Holes in hedges can develop anytime we let in bitterness and refuse to forgive. They take shape when we allow impatience and anger to proliferate. They evolve when we compare and grow dissatisfied opening the door to envy and jealousy. They become firmly formed when we repeatedly choose fear over faith. They grow distinctly larger when we settle into sin.
Ignoring hedge holes won’t make them disappear. Managing them takes a concerted effort and proper maintenance requires taking a firm grip on our thought life and conforming it to God’s. 2 Corinthians 10:5 encourages us to “demolish arguments and every pretension that sets itself up against the knowledge of God, and we take captive every thought to make it obedient to Christ.” Make no mistake, we have a choice regarding our thought permeations.

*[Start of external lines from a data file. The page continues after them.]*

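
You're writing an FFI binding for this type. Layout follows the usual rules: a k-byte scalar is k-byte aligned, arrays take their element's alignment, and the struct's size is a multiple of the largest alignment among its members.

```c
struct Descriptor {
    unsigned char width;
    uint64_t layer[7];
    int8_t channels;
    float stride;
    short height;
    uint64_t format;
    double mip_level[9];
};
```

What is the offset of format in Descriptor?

0..1  width  (1B, 1-aligned)
1..8  -- padding (7B)
8..64  layer  (56B, 8-aligned)
64..65  channels  (1B, 1-aligned)
65..68  -- padding (3B)
68..72  stride  (4B, 4-aligned)
72..74  height  (2B, 2-aligned)
74..80  -- padding (6B)
80..88  format  (8B, 8-aligned)

80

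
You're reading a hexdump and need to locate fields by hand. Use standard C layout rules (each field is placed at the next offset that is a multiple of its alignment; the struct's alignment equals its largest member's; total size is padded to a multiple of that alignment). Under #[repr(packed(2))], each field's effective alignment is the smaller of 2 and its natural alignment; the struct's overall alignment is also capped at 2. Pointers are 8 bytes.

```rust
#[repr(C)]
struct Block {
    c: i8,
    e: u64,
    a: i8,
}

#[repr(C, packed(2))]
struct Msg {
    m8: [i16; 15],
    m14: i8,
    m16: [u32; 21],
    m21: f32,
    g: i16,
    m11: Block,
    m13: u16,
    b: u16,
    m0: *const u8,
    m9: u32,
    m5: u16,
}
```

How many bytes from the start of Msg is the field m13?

Block: @0: c [1B, align 1] → 1; +7 pad (align 8); @8: e [8B, align 8] → 16; @16: a [1B, align 1] → 17; +7 tail pad (align 8); size 24, align 8
@0: m8 [30B, align 2] → 30
@30: m14 [1B, align 1] → 31
+1 pad (align 2)
@32: m16 [84B, align 2] → 116
@116: m21 [4B, align 2] → 120
@120: g [2B, align 2] → 122
@122: m11 [24B, align 2] → 146
@146: m13 [2B, align 2] → 148

146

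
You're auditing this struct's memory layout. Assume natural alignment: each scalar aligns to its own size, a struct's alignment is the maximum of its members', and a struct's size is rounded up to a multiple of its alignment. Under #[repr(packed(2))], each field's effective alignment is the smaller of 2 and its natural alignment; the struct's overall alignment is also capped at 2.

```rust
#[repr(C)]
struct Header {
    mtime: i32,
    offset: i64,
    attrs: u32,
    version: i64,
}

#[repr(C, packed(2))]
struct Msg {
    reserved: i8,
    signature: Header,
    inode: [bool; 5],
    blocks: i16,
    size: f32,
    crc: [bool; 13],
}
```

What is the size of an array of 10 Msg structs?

Header: 0..4  mtime  (4B, 4-aligned); 4..8  -- padding (4B); 8..16  offset  (8B, 8-aligned); 16..20  attrs  (4B, 4-aligned); 20..24  -- padding (4B); 24..32  version  (8B, 8-aligned); sizeof = 32, alignof = 8
0..1  reserved  (1B, 1-aligned)
1..2  -- padding (1B)
2..34  signature  (32B, 2-aligned)
34..39  inode  (5B, 1-aligned)
39..40  -- padding (1B)
40..42  blocks  (2B, 2-aligned)
42..46  size  (4B, 2-aligned)
46..59  crc  (13B, 1-aligned)
59..60  -- tail padding (1B)
sizeof = 60, alignof = 2
array of 10: 10 × 60 = 600

600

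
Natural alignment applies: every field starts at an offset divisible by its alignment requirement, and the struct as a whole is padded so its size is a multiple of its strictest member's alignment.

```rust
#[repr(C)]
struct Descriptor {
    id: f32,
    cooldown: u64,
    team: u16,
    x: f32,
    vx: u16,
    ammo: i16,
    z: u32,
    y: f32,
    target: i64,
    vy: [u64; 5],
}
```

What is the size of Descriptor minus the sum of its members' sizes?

10

0..4  id  (4B, 4-aligned)
4..8  -- padding (4B)
8..16  cooldown  (8B, 8-aligned)
16..18  team  (2B, 2-aligned)
18..20  -- padding (2B)
20..24  x  (4B, 4-aligned)
24..26  vx  (2B, 2-aligned)
26..28  ammo  (2B, 2-aligned)
28..32  z  (4B, 4-aligned)
32..36  y  (4B, 4-aligned)
36..40  -- padding (4B)
40..48  target  (8B, 8-aligned)
48..88  vy  (40B, 8-aligned)
sizeof = 88, alignof = 8
data bytes 78, size 88 → padding 10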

We prevent holes by cutting off the flow of thoughts at the gate, discerning whether they deserve to pass through, and aligning our thinking to God’s. We combat hedge holes by setting aside time, disciplining ourselves to reflect and be renewed in God’s presence. When we spend time soaking in God’s word, he fills the holes, packing them with his peace. His Spirit quickens us and helps us to grow in discernment regarding that which we allow to enter through the perimeter of our lives. Soon, where once there were holes, we see new growth and lush foliage—composed of God’s love—encircling us.
- Where do you notice hedge holes in your life?
- How can you adjust your thinking to align with Christ’s?